5 - Ademais, acrescentou que o presidente da junta de freguesia se encontrava de «baixa médica até ao final do mês de janeiro, por motivo de saúde e a senhora tesoureira em licença de maternidade», pelo que protestou que "tomaria conta daquele assunto" para «podermos proceder ao seu envio o mais rápido possível» [ibidem].
6 - Em 05.02.2013, através do ofício n.º 1582, na sequência da resposta expendida por aquela autarquia, veio o Tribunal conceder prorrogação do prazo para apresentação de resposta ao ofíciocircular n.º 17892, por 10 dias úteis contados desde a data da assinatura do AR [cf. fls. 17 e 18].
7 - Decorrido o prazo concedido, apesar de regularmente notificado através do ofício n.º 1582, não foi remetida qualquer documentação ou prestada qualquer informação adicional ao Tribunal [cf. fls. 18].
8 - Em 17.06.2013, perante o injustificado incumprimento do dever legal de remessa de contas ao Tribunal, é proferido despacho judicial determinando a abertura de processo autónomo de multa [doravante PAM], com vista a apurar da responsabilidade pela prática da infração referenciada, cf. alínea a) do n.º 1 do artigo 66.º da LOPTC, sancionável com aplicação de uma multa compreendida entre o limite mínimo de 5 UC [(euro)510,00] e o limite máximo de 40 UC [(euro)4.080,00] cf. n.º 2 do artigo 66.º da LOPTC [cf. fls. 24 a 26].
9 - Em consequência da factualidade apurada, nesse mesmo despacho judicial é ordenada a citação nominal do responsável, Álvaro José Madureira Pereira, presidente da junta de freguesia de Ervededo - Chaves, em observância do princípio do contraditório [cf. artigo 13.º da LOPTC], para se pronunciar em 10 dias úteis acerca do imputado incumprimento do dever legal de remessa de contas concernentes à gerência de 2011, oferecendo a sua defesa ou efetuando o pagamento correspondente à infração prevista na alínea a) do n.º 1 do artigo 66.º da LOPTC, pelo valor mínimo legal de (euro)510,00 [ibidem].
10 - A citação do aludido despacho foi efetuada por correio registado com AR e menção de «confidencial», através do ofício n.º 9818 de 26.06.2013, tendo sido concretizada em 01.07.2013 [cf. fls. 27 a 31].
11 - Em 06.07.2013, por ofício s/n, expedido em 09.07.2013, no exercício do contraditório, veio o responsável pronunciar-se e «justificar que a remessa de contas de gerência do ano de 2011 foi aprovada em reunião de Junta de Freguesia e apresentadas em reunião de Assembleia de Freguesia dentro dos prazos legais», mais invocando que «esta junta de freguesia na noite de 6 de Fevereiro 2013 para o dia 7 de Fevereiro 2013 foi visitada por estranhos [...] foi alvo de assaltos onde foram furtados desse gabinete material informático, computadores, monitores, impressora, documentos (licenças de canídeos, atestados, ofícios, declarações, contabilidade...)». Solicitando, assim, ao Tribunal que «aceite esta justificação da falta da remessa de contas de gerência 2011», a qual protestou enviar «o mais rápido possível» [cf. fls. 32, 36, 37, 38].
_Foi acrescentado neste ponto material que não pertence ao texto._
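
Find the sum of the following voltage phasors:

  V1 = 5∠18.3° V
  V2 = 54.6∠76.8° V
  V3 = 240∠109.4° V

Step 1 — Convert each phasor to rectangular form:
  V1 = 5·(cos(18.3°) + j·sin(18.3°)) = 4.747 + j1.57 V
  V2 = 54.6·(cos(76.8°) + j·sin(76.8°)) = 12.47 + j53.16 V
  V3 = 240·(cos(109.4°) + j·sin(109.4°)) = -79.72 + j226.4 V
Step 2 — Sum components: V_total = -62.5 + j281.1 V.
Step 3 — Convert to polar: |V_total| = 288 V, ∠V_total = 102.5°.

V_total = 288∠102.5° V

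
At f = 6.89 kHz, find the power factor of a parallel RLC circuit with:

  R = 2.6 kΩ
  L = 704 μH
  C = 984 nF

Step 1 — Angular frequency: ω = 2π·f = 2π·6890 = 4.329e+04 rad/s.
Step 2 — Component impedances:
  R: Z = R = 2600 Ω
  L: Z = jωL = j·4.329e+04·0.000704 = 0 + j30.48 Ω
  C: Z = 1/(jωC) = -j/(ω·C) = 0 - j23.48 Ω
Step 3 — Parallel combination: 1/Z_total = 1/R + 1/L + 1/C; Z_total = 4.009 - j102 Ω = 102.1∠-87.7° Ω.
Step 4 — Power factor: PF = cos(φ) = Re(Z)/|Z| = 4.009/102.1 = 0.03927.
Step 5 — Type: Im(Z) = -102 ⇒ leading (phase φ = -87.7°).

PF = 0.03927 (leading, φ = -87.7°)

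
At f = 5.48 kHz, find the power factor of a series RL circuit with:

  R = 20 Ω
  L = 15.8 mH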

12 - Como elementos probatórios veio juntar, em anexo: a participação criminal efetuada junto da GNR de Chaves, em 11.02.2013, e o correlativo termo de notificação [cf. artigo 75.º do CPP], realizado por aquele OPC, para efeitos de eventual dedução do pedido de indemnização cível [cf. fls. 36 e 37].
13 - Em 17.02.2014, através da Comunicação Interna n.º 42/2014 - DVIC.2, foi obtida a informação de que continuava omissa a remessa da conta de gerência da 2011 daquela autarquia [cf. fls. 40].
14 - Até à presente data, os documentos de prestação de contas da junta de freguesia de Ervededo-Chaves, referentes à gerência de 2011, não foram remetidos ao Tribunal de Contas pelo imputado responsável, apesar de ter protestado fazê-lo «o mais rápido possível».
15 - O responsável sabia ser sua obrigação pessoal, nos termos legais, remeter até 30 de abril de 2012, os documentos de prestação de contas, relativos à gerência de 2011, da referenciada autarquia.
16 - Agiu o responsável de forma livre e consciente, sabendo ser proibida por lei a sua conduta omissiva.
17 - Na atualidade, o responsável já não exerce funções como presidente da junta de Ervededo - Chaves, sendo o atual presidente daquela autarquia: Ilídio Jorge Chaves Correia, desde as eleições autárquicas realizadas a 29 de setembro de 2013.(2)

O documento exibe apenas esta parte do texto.